(He estado literalmente ausente en estos dias, de vacaciones, lejos de casa. En cuanto llegue, en fecha proxima, podre visitaros como acostumbro. Os dejo la siguiente entrada desde el norte. Disculpareis esta breve introduccion desde un teclado sin acentos…)
Lo bueno de la crisis es que sirve para desmontar tópicos. El tópico por ejemplo de que las izquierdas gestionan mal: no hay más que ver lo que está ocurriendo en Valencia, donde lleva tantos años gobernando el Partido Popular, o la forma en que el gobierno central está gestionando la crisis.

Otro tópico que cae por su propio peso: el de que lo público es de peor calidad. Ahí está la sanidad pública española que durante muchos años ha sido de las mejores del mundo. Compárese, ya puestos, con la sanidad norteamericana, ejemplo de sanidad privatizada y que nunca ha descollado por su excelencia. Al contrario.

Estas dos lecciones no deberíamos olvidarlas nunca, y menos en plena tormenta de mentiras con que nos inundan.

Hace unas semanas estuve cenando con unos amigos y hablábamos de estos temas.

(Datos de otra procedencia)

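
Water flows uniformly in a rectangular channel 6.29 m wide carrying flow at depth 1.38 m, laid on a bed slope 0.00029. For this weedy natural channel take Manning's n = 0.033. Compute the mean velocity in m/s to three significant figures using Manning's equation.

A = b·y = 6.29 × 1.38 = 8.680 m²
P = b + 2y = 6.29 + 2×1.38 = 9.050 m
R = A/P = 8.680/9.050 = 0.9591 m
Q = (1/n)·A·R^(2/3)·S^(1/2) = (1/0.033) × 8.680 × 0.9591^(2/3) × 0.00029^(1/2) = 4.356 m³/s
V = Q/A = 4.356/8.680 = 0.5019 m/s

0.502 m/s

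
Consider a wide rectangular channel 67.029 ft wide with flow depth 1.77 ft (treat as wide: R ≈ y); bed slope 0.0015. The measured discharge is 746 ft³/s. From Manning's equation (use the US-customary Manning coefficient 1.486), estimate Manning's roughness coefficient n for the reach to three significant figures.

A = b·y = 67.029 × 1.77 = 118.6 ft²
Wide channel: R ≈ y = 1.77 ft
n = (1.486/Q)·A·R^(2/3)·S^(1/2) = (1.486/746) × 118.6 × 1.463 × 0.03873 = 0.01339

0.0134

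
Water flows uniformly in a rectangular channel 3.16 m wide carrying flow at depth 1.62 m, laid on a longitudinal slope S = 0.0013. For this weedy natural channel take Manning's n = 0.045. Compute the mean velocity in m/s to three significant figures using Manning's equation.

A = b·y = 3.16 × 1.62 = 5.119 m²
P = b + 2y = 3.16 + 2×1.62 = 6.400 m
R = A/P = 5.119/6.400 = 0.7999 m
Q = (1/n)·A·R^(2/3)·S^(1/2) = (1/0.045) × 5.119 × 0.7999^(2/3) × 0.0013^(1/2) = 3.534 m³/s
V = Q/A = 3.534/5.119 = 0.6904 m/s

0.690 m/s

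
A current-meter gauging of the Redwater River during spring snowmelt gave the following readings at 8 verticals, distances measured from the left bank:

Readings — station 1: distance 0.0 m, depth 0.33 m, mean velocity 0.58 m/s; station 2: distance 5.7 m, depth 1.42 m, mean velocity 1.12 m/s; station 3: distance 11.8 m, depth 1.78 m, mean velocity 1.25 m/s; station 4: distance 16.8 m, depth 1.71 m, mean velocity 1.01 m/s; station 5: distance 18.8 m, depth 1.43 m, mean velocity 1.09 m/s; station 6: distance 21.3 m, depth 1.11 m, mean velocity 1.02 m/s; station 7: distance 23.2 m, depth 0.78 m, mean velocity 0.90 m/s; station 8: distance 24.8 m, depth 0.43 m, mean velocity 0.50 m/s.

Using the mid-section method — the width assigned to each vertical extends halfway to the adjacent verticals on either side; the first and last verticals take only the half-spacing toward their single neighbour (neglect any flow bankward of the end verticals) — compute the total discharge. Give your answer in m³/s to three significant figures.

35.7 m³/s

w_1 = (5.7 − 0.0)/2 = 2.85 m; q_1 = 0.58 × 0.33 × 2.85 = 0.5455 m³/s
w_2 = (11.8 − 0.0)/2 = 5.9 m; q_2 = 1.12 × 1.42 × 5.9 = 9.383 m³/s
w_3 = (16.8 − 5.7)/2 = 5.55 m; q_3 = 1.25 × 1.78 × 5.55 = 12.35 m³/s
w_4 = (18.8 − 11.8)/2 = 3.5 m; q_4 = 1.01 × 1.71 × 3.5 = 6.045 m³/s
w_5 = (21.3 − 16.8)/2 = 2.25 m; q_5 = 1.09 × 1.43 × 2.25 = 3.507 m³/s
w_6 = (23.2 − 18.8)/2 = 2.2 m; q_6 = 1.02 × 1.11 × 2.2 = 2.491 m³/s
w_7 = (24.8 − 21.3)/2 = 1.75 m; q_7 = 0.90 × 0.78 × 1.75 = 1.229 m³/s
w_8 = (24.8 − 23.2)/2 = 0.8 m; q_8 = 0.50 × 0.43 × 0.8 = 0.1720 m³/s
Q = Σ qᵢ = 35.72 m³/s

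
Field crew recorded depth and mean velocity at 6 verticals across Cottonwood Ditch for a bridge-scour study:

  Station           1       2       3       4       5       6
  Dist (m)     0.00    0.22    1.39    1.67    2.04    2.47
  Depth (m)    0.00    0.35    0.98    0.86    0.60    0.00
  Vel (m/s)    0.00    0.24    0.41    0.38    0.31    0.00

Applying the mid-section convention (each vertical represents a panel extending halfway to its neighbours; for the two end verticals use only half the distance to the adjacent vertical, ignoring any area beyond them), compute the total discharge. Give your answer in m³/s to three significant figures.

w_2 = (1.39 − 0.00)/2 = 0.695 m; q_2 = 0.24 × 0.35 × 0.695 = 0.05838 m³/s
w_3 = (1.67 − 0.22)/2 = 0.725 m; q_3 = 0.41 × 0.98 × 0.725 = 0.2913 m³/s
w_4 = (2.04 − 1.39)/2 = 0.325 m; q_4 = 0.38 × 0.86 × 0.325 = 0.1062 m³/s
w_5 = (2.47 − 1.67)/2 = 0.4 m; q_5 = 0.31 × 0.60 × 0.4 = 0.07440 m³/s
Stations 1, 6 contribute zero (depth or velocity is 0).
Q = Σ qᵢ = 0.5303 m³/s

0.530 m³/s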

Llegamos a una conclusión: el estado español ha funcionado muy bien en muchos aspectos durante muchos años. Era lícito que nos sintiéramos orgullosos del Estado del Bienestar del que gozábamos. Sólo ha habido una cosa que no ha funcionado nunca, de la cual se han derivado todos los males: la justicia. La justicia española ha sido siempre un desastre. Es decir, la justicia española ha sido siempre básicamente injusta (por muchos y diversos motivos que muchos sabrán analizar mejor que yo). No es necesario poner ejemplos: todos recordamos ladrones confesos que pasaron en el mejor de los casos seis meses en la cárcel (si es que la pisaron), leyes que se modificaron oportunamente cuando interesó a los políticos o incluso jueces silenciados.

El resultado es que perdemos lo bueno que teníamos y lo malo se fosiliza. Pero como mínimo, no vayamos a creer las mentiras que nos cuentan. Sería nuestra peor derrota.